FISA Court Rubber Stamps Continued Collection Of Metadata On Every Single Phone Call
from the because-it-can dept
This won’t come as a huge surprise, I would imagine, but the telephony metadata dragnet collection that has to be renewed every few months “expired” today and was promptly reapproved by the FISA court, because “fuck you, that’s why.” That’s not quite what they said, but consider it the bureaucratic-speak equivalent, coming from the Director of National Intelligence:
Previously on several occasions, the Director of National Intelligence declassified certain information about this telephony metadata collection program in order to provide the public with a more thorough and balanced understanding of the program. Consistent with his prior declassification decision and in light of the significant and continuing public interest in the telephony metadata collection program, DNI Clapper has decided to declassify and disclose publicly that the government filed an application with the Foreign Intelligence Surveillance Court seeking renewal of the authority to collect telephony metadata in bulk, and that the court renewed that authority.
The administration is undertaking a declassification review of this most recent court order.
Of course, it’s true that last month, the previous order rubber-stamping this approval was declassified and revealed. Even though the same thing has been rubber stamped every few months for at least the past seven years, this time there was an attempt at a full justification for why it made sense. Of course, since it was a one-sided situation, without any adversarial hearing or opinion, it allowed the FISA court to make up its own rules and completely contradict the Supreme Court (to whom it’s supposed to listen). It seems highly doubtful that the eventual declassified version of this rubber stamp will be any different than the last one.

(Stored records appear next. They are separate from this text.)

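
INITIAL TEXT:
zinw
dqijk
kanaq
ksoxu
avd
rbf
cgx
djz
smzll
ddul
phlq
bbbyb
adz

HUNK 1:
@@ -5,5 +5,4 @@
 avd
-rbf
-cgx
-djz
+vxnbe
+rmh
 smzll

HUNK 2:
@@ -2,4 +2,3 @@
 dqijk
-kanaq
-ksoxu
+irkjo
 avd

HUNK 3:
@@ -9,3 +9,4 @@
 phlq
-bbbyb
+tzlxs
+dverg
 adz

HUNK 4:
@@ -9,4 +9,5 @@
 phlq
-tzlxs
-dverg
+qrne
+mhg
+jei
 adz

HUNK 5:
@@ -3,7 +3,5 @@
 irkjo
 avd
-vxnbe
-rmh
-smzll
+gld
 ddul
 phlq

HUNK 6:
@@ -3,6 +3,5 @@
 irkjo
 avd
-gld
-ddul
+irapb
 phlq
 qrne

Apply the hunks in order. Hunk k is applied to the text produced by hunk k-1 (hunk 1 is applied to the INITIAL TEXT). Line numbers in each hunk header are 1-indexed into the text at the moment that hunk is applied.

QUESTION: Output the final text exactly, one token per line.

Answer: zinw
dqijk
irkjo
avd
irapb
phlq
qrne
mhg
jei
adz

Derivation:
Hunk 1: at line 5 remove [rbf,cgx,djz] add [vxnbe,rmh] -> 12 lines: zinw dqijk kanaq ksoxu avd vxnbe rmh smzll ddul phlq bbbyb adz
Hunk 2: at line 2 remove [kanaq,ksoxu] add [irkjo] -> 11 lines: zinw dqijk irkjo avd vxnbe rmh smzll ddul phlq bbbyb adz
Hunk 3: at line 9 remove [bbbyb] add [tzlxs,dverg] -> 12 lines: zinw dqijk irkjo avd vxnbe rmh smzll ddul phlq tzlxs dverg adz
Hunk 4: at line 9 remove [tzlxs,dverg] add [qrne,mhg,jei] -> 13 lines: zinw dqijk irkjo avd vxnbe rmh smzll ddul phlq qrne mhg jei adz
Hunk 5: at line 3 remove [vxnbe,rmh,smzll] add [gld] -> 11 lines: zinw dqijk irkjo avd gld ddul phlq qrne mhg jei adz
Hunk 6: at line 3 remove [gld,ddul] add [irapb] -> 10 lines: zinw dqijk irkjo avd irapb phlq qrne mhg jei adz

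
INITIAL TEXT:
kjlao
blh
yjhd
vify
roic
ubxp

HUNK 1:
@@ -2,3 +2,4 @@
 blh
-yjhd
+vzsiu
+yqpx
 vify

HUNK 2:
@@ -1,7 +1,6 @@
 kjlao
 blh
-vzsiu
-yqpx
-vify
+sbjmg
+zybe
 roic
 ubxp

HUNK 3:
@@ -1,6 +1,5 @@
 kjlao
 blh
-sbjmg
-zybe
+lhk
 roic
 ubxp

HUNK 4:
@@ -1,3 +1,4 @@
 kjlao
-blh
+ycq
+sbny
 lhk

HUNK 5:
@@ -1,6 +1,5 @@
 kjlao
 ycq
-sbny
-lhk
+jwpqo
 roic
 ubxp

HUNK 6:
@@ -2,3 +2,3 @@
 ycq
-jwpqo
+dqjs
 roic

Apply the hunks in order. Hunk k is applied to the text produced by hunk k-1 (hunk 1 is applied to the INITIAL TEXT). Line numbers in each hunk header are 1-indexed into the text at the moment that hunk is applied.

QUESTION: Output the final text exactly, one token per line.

Answer: kjlao
ycq
dqjs
roic
ubxp

Derivation:
Hunk 1: at line 2 remove [yjhd] add [vzsiu,yqpx] -> 7 lines: kjlao blh vzsiu yqpx vify roic ubxp
Hunk 2: at line 1 remove [vzsiu,yqpx,vify] add [sbjmg,zybe] -> 6 lines: kjlao blh sbjmg zybe roic ubxp
Hunk 3: at line 1 remove [sbjmg,zybe] add [lhk] -> 5 lines: kjlao blh lhk roic ubxp
Hunk 4: at line 1 remove [blh] add [ycq,sbny] -> 6 lines: kjlao ycq sbny lhk roic ubxp
Hunk 5: at line 1 remove [sbny,lhk] add [jwpqo] -> 5 lines: kjlao ycq jwpqo roic ubxp
Hunk 6: at line 2 remove [jwpqo] add [dqjs] -> 5 lines: kjlao ycq dqjs roic ubxp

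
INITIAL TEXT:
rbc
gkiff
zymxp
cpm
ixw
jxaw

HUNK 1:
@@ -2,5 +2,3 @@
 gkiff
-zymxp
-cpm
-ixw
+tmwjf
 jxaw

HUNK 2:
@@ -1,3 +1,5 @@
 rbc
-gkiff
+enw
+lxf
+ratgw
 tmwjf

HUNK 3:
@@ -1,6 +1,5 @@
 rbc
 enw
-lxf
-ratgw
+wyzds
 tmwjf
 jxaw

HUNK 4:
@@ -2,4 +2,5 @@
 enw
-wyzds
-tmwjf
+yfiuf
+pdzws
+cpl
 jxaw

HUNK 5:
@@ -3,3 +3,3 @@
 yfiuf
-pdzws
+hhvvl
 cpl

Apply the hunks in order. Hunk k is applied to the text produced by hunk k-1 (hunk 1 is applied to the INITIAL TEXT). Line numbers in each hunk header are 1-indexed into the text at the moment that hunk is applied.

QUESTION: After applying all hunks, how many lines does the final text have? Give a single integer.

Answer: 6

Derivation:
Hunk 1: at line 2 remove [zymxp,cpm,ixw] add [tmwjf] -> 4 lines: rbc gkiff tmwjf jxaw
Hunk 2: at line 1 remove [gkiff] add [enw,lxf,ratgw] -> 6 lines: rbc enw lxf ratgw tmwjf jxaw
Hunk 3: at line 1 remove [lxf,ratgw] add [wyzds] -> 5 lines: rbc enw wyzds tmwjf jxaw
Hunk 4: at line 2 remove [wyzds,tmwjf] add [yfiuf,pdzws,cpl] -> 6 lines: rbc enw yfiuf pdzws cpl jxaw
Hunk 5: at line 3 remove [pdzws] add [hhvvl] -> 6 lines: rbc enw yfiuf hhvvl cpl jxaw
Final line count: 6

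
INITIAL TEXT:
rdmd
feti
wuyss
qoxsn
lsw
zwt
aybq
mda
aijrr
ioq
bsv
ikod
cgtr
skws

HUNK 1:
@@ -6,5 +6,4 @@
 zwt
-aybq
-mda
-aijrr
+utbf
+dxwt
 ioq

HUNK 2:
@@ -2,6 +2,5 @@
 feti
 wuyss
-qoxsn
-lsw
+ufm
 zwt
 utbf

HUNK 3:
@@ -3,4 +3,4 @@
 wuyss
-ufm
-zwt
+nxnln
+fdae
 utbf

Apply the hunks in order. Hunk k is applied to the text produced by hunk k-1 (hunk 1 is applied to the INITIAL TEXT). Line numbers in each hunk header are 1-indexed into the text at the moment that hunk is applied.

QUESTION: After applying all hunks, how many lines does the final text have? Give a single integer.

Hunk 1: at line 6 remove [aybq,mda,aijrr] add [utbf,dxwt] -> 13 lines: rdmd feti wuyss qoxsn lsw zwt utbf dxwt ioq bsv ikod cgtr skws
Hunk 2: at line 2 remove [qoxsn,lsw] add [ufm] -> 12 lines: rdmd feti wuyss ufm zwt utbf dxwt ioq bsv ikod cgtr skws
Hunk 3: at line 3 remove [ufm,zwt] add [nxnln,fdae] -> 12 lines: rdmd feti wuyss nxnln fdae utbf dxwt ioq bsv ikod cgtr skws
Final line count: 12

Answer: 12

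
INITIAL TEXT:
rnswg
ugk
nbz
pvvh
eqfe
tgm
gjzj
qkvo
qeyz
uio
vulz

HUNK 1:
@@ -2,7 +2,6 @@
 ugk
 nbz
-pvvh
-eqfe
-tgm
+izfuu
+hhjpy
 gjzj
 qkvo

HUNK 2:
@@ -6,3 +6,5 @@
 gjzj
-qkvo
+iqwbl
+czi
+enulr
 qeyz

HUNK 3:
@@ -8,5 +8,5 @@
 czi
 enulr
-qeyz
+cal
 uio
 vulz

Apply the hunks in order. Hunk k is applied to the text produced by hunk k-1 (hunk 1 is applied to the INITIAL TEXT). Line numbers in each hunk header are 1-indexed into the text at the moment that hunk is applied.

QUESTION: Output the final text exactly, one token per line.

Hunk 1: at line 2 remove [pvvh,eqfe,tgm] add [izfuu,hhjpy] -> 10 lines: rnswg ugk nbz izfuu hhjpy gjzj qkvo qeyz uio vulz
Hunk 2: at line 6 remove [qkvo] add [iqwbl,czi,enulr] -> 12 lines: rnswg ugk nbz izfuu hhjpy gjzj iqwbl czi enulr qeyz uio vulz
Hunk 3: at line 8 remove [qeyz] add [cal] -> 12 lines: rnswg ugk nbz izfuu hhjpy gjzj iqwbl czi enulr cal uio vulz

Answer: rnswg
ugk
nbz
izfuu
hhjpy
gjzj
iqwbl
czi
enulr
cal
uio
vulz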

Of course, in the last three months, we’ve also learned that this program of collecting data on every phone call in the US has been necessary to stop precisely zero attacks in the US — but it did apparently lead them to a taxi driver sending some money to some not very nice people in Somalia. And, because of that, the NSA gets to keep track of everyone’s phone calls. As has been explained repeatedly, this seems to go against not just the spirit and intended purpose of the 4th Amendment, but the plain language of that same Amendment. But, the FISA court has earned its rubber stamp reputation for a reason, and apparently it’s not about to give up on it.